Der Begriff "Revolution" ist in Putins Russland schon deswe­gen zum diskursiven "Unwort" mutiert, weil er sich mit "Machtwechsel" assoziieren lässt - wie jüngst zweimal in der benachbarten Ukraine oder in Georgien. Akzeptiere man also "Revolution" als eine sozial-oppositionelle Hand­lungsoption, könnte das russische Staatsvolk vielleicht auf dumme Gedanken kommen - so womöglich die präventive Furcht der Staatsmacht.

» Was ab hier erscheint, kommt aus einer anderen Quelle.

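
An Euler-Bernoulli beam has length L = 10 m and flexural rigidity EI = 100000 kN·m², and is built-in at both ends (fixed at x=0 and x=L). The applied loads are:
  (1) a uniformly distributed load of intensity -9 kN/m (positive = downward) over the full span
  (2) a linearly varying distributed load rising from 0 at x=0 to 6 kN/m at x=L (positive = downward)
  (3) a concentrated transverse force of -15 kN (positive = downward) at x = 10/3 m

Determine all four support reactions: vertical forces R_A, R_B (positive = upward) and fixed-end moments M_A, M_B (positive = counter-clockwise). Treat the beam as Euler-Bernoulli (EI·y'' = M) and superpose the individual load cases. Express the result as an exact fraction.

R_A = -424/9 kN, M_A = -695/9 kN·m, R_B = -251/9 kN, M_B = 505/9 kN·m

Load 1 — uniform load w=-9 kN/m over full span:
  R_A = wL/2 = (-9)·10/2 = -45 kN
  M_A = wL²/12 = (-9)·10²/12 = -75 kN·m
  R_B = wL/2 = (-9)·10/2 = -45 kN
  M_B = -wL²/12 = -(-9)·10²/12 = 75 kN·m
Load 2 — triangular load w₀=6 kN/m (0→w₀ over full span):
  R_A = 3w₀L/20 = 3·6·10/20 = 9 kN
  M_A = w₀L²/30 = 6·10²/30 = 20 kN·m
  R_B = 7w₀L/20 = 7·6·10/20 = 21 kN
  M_B = -w₀L²/20 = -6·10²/20 = -30 kN·m
Load 3 — point force P=-15 kN at a=10/3 m (b=L-a=20/3):
  R_A = Pb²(3a+b)/L³ = (-15)·(20/3)²·(3·(10/3)+(20/3))/10³ = -100/9 kN
  M_A = Pab²/L² = (-15)·(10/3)·(20/3)²/10² = -200/9 kN·m
  R_B = Pa²(a+3b)/L³ = (-15)·(10/3)²·((10/3)+3·(20/3))/10³ = -35/9 kN
  M_B = -Pa²b/L² = -(-15)·(10/3)²·(20/3)/10² = 100/9 kN·m
Superposition: R_A = -424/9 kN, M_A = -695/9 kN·m, R_B = -251/9 kN, M_B = 505/9 kN·m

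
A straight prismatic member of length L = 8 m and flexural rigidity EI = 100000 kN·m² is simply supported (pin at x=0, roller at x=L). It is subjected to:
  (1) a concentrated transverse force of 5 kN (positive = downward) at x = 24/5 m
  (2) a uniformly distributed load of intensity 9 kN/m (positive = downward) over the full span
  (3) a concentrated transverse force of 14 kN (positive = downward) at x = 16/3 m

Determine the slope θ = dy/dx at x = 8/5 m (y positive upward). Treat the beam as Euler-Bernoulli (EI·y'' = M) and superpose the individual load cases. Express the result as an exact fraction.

Load 1 — point force P=5 kN at a=24/5 m (b=L-a=16/5):
  θ_1 = -Pb(L²-b²-3x²)/(6LEI)  [x≤a] = -5·(16/5)·(8²-(16/5)²-3·(8/5)²)/(6·8·100000) = -12/78125 rad
Load 2 — uniform load w=9 kN/m over full span:
  θ_2 = -w(L³-6Lx²+4x³)/(24EI) = -9·(8³-6·8·(8/5)²+4·(8/5)³)/(24·100000) = -594/390625 rad
Load 3 — point force P=14 kN at a=16/3 m (b=L-a=8/3):
  θ_3 = -Pb(L²-b²-3x²)/(6LEI)  [x≤a] = -14·(8/3)·(8²-(8/3)²-3·(8/5)²)/(6·8·100000) = -2422/6328125 rad
Superposition: θ = Σ θ_i = -65084/31640625 rad ≈ -0.002057 rad

θ(8/5) = -65084/31640625 rad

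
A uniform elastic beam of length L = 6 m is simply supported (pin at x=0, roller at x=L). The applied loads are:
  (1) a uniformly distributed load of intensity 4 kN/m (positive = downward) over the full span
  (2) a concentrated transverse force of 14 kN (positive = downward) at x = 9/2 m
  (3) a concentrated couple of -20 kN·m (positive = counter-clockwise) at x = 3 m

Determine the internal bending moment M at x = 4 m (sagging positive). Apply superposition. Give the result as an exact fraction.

Load 1 — uniform load w=4 kN/m over full span:
  M_1 = wx(L-x)/2 = 4·4·(6-4)/2 = 16 kN·m
Load 2 — point force P=14 kN at a=9/2 m (b=L-a=3/2):
  M_2 = Pbx/L  [x≤a] = 14·(3/2)·4/6 = 14 kN·m
Load 3 — applied couple M₀=-20 kN·m at a=3 m (b=L-a=3):
  M_3 = M₀x/L - M₀  [x>a] = (-20)·4/6 - (-20) = 20/3 kN·m
Superposition: M = Σ M_i = 110/3 kN·m ≈ 36.666667 kN·m

M(4) = 110/3 kN·m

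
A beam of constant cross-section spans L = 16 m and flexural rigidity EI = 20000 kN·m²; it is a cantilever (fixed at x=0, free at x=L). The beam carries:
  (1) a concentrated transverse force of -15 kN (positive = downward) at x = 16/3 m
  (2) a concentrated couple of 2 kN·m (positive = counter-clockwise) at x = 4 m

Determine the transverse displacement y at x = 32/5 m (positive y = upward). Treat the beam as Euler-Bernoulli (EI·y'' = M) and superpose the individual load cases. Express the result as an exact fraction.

Load 1 — point force P=-15 kN at a=16/3 m (b=L-a=32/3):
  y_1 = -Pa²(3x-a)/(6EI)  [x>a] = -(-15)·(16/3)²·(3·(32/5)-(16/3))/(6·20000) = 832/16875 m
Load 2 — applied couple M₀=2 kN·m at a=4 m (b=L-a=12):
  y_2 = M₀a(2x-a)/(2EI)  [x>a] = 2·4·(2·(32/5)-4)/(2·20000) = 11/6250 m
Superposition: y = Σ y_i = 8617/168750 m ≈ 0.051064 m

y(32/5) = 8617/168750 m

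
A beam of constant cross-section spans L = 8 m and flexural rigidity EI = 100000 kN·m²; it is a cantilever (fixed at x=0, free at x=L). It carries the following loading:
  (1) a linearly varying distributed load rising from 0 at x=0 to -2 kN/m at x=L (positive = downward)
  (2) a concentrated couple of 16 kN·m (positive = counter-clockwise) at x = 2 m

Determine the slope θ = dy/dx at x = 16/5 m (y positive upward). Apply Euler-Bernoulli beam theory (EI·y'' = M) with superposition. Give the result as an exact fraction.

θ(16/5) = 2513/1953125 rad

Load 1 — triangular load w₀=-2 kN/m (0→w₀ over full span):
  θ_1 = (w₀Lx²/4-w₀L²x/3-w₀x⁴/(24L))/EI = ((-2)·8·(16/5)²/4-(-2)·8²·(16/5)/3-(-2)·(16/5)⁴/(24·8))/100000 = 1888/1953125 rad
Load 2 — applied couple M₀=16 kN·m at a=2 m (b=L-a=6):
  θ_2 = M₀a/EI  [x>a] = 16·2/100000 = 1/3125 rad
Superposition: θ = Σ θ_i = 2513/1953125 rad ≈ 0.001287 rad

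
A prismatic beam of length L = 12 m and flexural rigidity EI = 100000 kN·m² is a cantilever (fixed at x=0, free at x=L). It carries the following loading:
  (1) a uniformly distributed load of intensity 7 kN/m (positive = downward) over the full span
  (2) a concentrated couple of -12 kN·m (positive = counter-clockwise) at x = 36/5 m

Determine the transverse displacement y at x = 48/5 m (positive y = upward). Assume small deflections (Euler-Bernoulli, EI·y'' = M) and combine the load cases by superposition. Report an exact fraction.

y(48/5) = -270189/1953125 m

Load 1 — uniform load w=7 kN/m over full span:
  y_1 = -wx²(x²-4Lx+6L²)/(24EI) = -7·(48/5)²·((48/5)²-4·12·(48/5)+6·12²)/(24·100000) = -260064/1953125 m
Load 2 — applied couple M₀=-12 kN·m at a=36/5 m (b=L-a=24/5):
  y_2 = M₀a(2x-a)/(2EI)  [x>a] = (-12)·(36/5)·(2·(48/5)-(36/5))/(2·100000) = -81/15625 m
Superposition: y = Σ y_i = -270189/1953125 m ≈ -0.138337 m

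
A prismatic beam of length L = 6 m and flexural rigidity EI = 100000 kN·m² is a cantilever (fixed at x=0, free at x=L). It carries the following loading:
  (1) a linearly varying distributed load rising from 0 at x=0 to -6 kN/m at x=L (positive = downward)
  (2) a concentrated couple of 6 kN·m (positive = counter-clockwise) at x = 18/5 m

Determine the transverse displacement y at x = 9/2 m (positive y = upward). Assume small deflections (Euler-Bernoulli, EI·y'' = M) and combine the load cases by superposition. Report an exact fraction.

Load 1 — triangular load w₀=-6 kN/m (0→w₀ over full span):
  y_1 = (w₀Lx³/12-w₀L²x²/6-w₀x⁵/(120L))/EI = ((-6)·6·(9/2)³/12-(-6)·6²·(9/2)²/6-(-6)·(9/2)⁵/(120·6))/100000 = 602883/128000000 m
Load 2 — applied couple M₀=6 kN·m at a=18/5 m (b=L-a=12/5):
  y_2 = M₀a(2x-a)/(2EI)  [x>a] = 6·(18/5)·(2·(9/2)-(18/5))/(2·100000) = 729/1250000 m
Superposition: y = Σ y_i = 3387663/640000000 m ≈ 0.005293 m

y(9/2) = 3387663/640000000 m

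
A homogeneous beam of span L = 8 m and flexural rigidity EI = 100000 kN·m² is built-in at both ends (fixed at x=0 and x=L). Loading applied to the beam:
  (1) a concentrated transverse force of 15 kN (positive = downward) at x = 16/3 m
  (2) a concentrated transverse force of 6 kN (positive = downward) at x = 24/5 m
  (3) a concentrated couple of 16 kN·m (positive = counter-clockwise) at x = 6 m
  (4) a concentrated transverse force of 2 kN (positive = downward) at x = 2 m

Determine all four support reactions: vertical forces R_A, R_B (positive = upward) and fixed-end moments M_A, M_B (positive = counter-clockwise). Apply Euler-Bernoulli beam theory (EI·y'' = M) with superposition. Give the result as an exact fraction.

R_A = 178891/18000 kN, M_A = 93361/4500 kN·m, R_B = 235109/18000 kN, M_B = -127979/4500 kN·m

Load 1 — point force P=15 kN at a=16/3 m (b=L-a=8/3):
  R_A = Pb²(3a+b)/L³ = 15·(8/3)²·(3·(16/3)+(8/3))/8³ = 35/9 kN
  M_A = Pab²/L² = 15·(16/3)·(8/3)²/8² = 80/9 kN·m
  R_B = Pa²(a+3b)/L³ = 15·(16/3)²·((16/3)+3·(8/3))/8³ = 100/9 kN
  M_B = -Pa²b/L² = -15·(16/3)²·(8/3)/8² = -160/9 kN·m
Load 2 — point force P=6 kN at a=24/5 m (b=L-a=16/5):
  R_A = Pb²(3a+b)/L³ = 6·(16/5)²·(3·(24/5)+(16/5))/8³ = 264/125 kN
  M_A = Pab²/L² = 6·(24/5)·(16/5)²/8² = 576/125 kN·m
  R_B = Pa²(a+3b)/L³ = 6·(24/5)²·((24/5)+3·(16/5))/8³ = 486/125 kN
  M_B = -Pa²b/L² = -6·(24/5)²·(16/5)/8² = -864/125 kN·m
Load 3 — applied couple M₀=16 kN·m at a=6 m (b=L-a=2):
  R_A = 6M₀ab/L³ = 6·16·6·2/8³ = 9/4 kN
  M_A = M₀b(2a-b)/L² = 16·2·(2·6-2)/8² = 5 kN·m
  R_B = -6M₀ab/L³ = -6·16·6·2/8³ = -9/4 kN
  M_B = M₀a(2b-a)/L² = 16·6·(2·2-6)/8² = -3 kN·m
Load 4 — point force P=2 kN at a=2 m (b=L-a=6):
  R_A = Pb²(3a+b)/L³ = 2·6²·(3·2+6)/8³ = 27/16 kN
  M_A = Pab²/L² = 2·2·6²/8² = 9/4 kN·m
  R_B = Pa²(a+3b)/L³ = 2·2²·(2+3·6)/8³ = 5/16 kN
  M_B = -Pa²b/L² = -2·2²·6/8² = -3/4 kN·m
Superposition: R_A = 178891/18000 kN, M_A = 93361/4500 kN·m, R_B = 235109/18000 kN, M_B = -127979/4500 kN·m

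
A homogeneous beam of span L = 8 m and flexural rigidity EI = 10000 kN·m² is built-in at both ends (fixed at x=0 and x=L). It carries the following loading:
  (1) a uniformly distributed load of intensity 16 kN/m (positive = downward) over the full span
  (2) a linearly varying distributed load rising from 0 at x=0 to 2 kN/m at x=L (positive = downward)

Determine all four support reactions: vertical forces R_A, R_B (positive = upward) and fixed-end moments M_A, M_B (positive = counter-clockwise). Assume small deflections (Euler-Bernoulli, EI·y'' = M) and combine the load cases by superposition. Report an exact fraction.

R_A = 332/5 kN, M_A = 448/5 kN·m, R_B = 348/5 kN, M_B = -1376/15 kN·m

Load 1 — uniform load w=16 kN/m over full span:
  R_A = wL/2 = 16·8/2 = 64 kN
  M_A = wL²/12 = 16·8²/12 = 256/3 kN·m
  R_B = wL/2 = 16·8/2 = 64 kN
  M_B = -wL²/12 = -16·8²/12 = -256/3 kN·m
Load 2 — triangular load w₀=2 kN/m (0→w₀ over full span):
  R_A = 3w₀L/20 = 3·2·8/20 = 12/5 kN
  M_A = w₀L²/30 = 2·8²/30 = 64/15 kN·m
  R_B = 7w₀L/20 = 7·2·8/20 = 28/5 kN
  M_B = -w₀L²/20 = -2·8²/20 = -32/5 kN·m
Superposition: R_A = 332/5 kN, M_A = 448/5 kN·m, R_B = 348/5 kN, M_B = -1376/15 kN·m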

Bemerkenswert: Ausgerechnet Le­nin, jener von Putin abqualifizierte Organisator des "Ro­ten Oktober"-Putsches vor 100 Jahren, könne eigentlich als Vorbild für das konkrete politische Handeln der gegenwärti­gen russischen Führung bewertet werden. So wenigs­tens sieht es der Kommunismus-Forscher Gerd Koenen: Lenin sei doch

"Der Erfinder dieser leninistischen Macht-Technologie, wie man auch sagen könnte. Und das ist übrigens etwas, was am allerehesten von den kommunistischen Regimen geblie­ben ist, auch soziologisch übrigens: Die Inhaber der Macht-Ministerien, die tief in der Sowjetunion durch­aus wurzeln, auch biographisch, Putin und andere: Das sind die neuen Kreml-Oligarchen, die jetzt mit ultraka­pitalistischen Methoden dort große Staatsmonopole verwalten und Devisen scheffeln."